NECROPOLIS (1970)
Article 4952 by Dave Sindelar
Date: 10-9-2015
Directed by Franco Brocani
Featuring Nicoletta Machiavelli, Tina Aumont, Pierre Clementi
Country: Italy / UK
What it is: Art film
Famous, non-famous and fictional people talk or do not talk, as the case may be.
There’s a scene in this movie which more or less consists of what feels like a fifteen-minute monologue from a woman complaining about her husband. This is the type of scene that would be the worst scene in any number of movies; here it’s the best scene. It’s not because the scene is particularly good, mind you. It’s because it’s one of the only scenes in the movie that feels focused enough to hold my attention for at least a third of its length. It’s certainly better than the scene where the Frankenstein monster (a guy with some face make-up on) wanders around in an environment filled with what looks like red-shower curtains for about ten minutes, or when the same character gives a five-minute monologue one syllable at a time while wandering back and forth across a room, or the scene where Attila the Hun strips naked, is dressed by his helpers, and then rides around on a horse while reciting a monologue (just to name a few examples).
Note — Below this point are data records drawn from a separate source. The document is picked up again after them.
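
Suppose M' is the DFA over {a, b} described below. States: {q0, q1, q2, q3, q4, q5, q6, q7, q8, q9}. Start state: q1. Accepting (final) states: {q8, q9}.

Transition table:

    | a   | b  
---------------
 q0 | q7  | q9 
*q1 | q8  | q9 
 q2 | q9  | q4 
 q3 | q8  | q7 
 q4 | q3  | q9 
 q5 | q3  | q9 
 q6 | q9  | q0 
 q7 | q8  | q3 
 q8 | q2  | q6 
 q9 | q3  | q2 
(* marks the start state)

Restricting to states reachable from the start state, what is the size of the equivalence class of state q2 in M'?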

What it’s all about escapes me; the closest I can get to an explanation is from the plot description on IMDB that it’s a “statement about life”, and this is so vague as to be of no help at all. Any one of these scenes might be effective if they ran no more than a minute or two, but the most maddening thing about this movie is that almost every scene runs at least three times longer than it should. This may rank as one of the most tedious art films I’ve seen to date.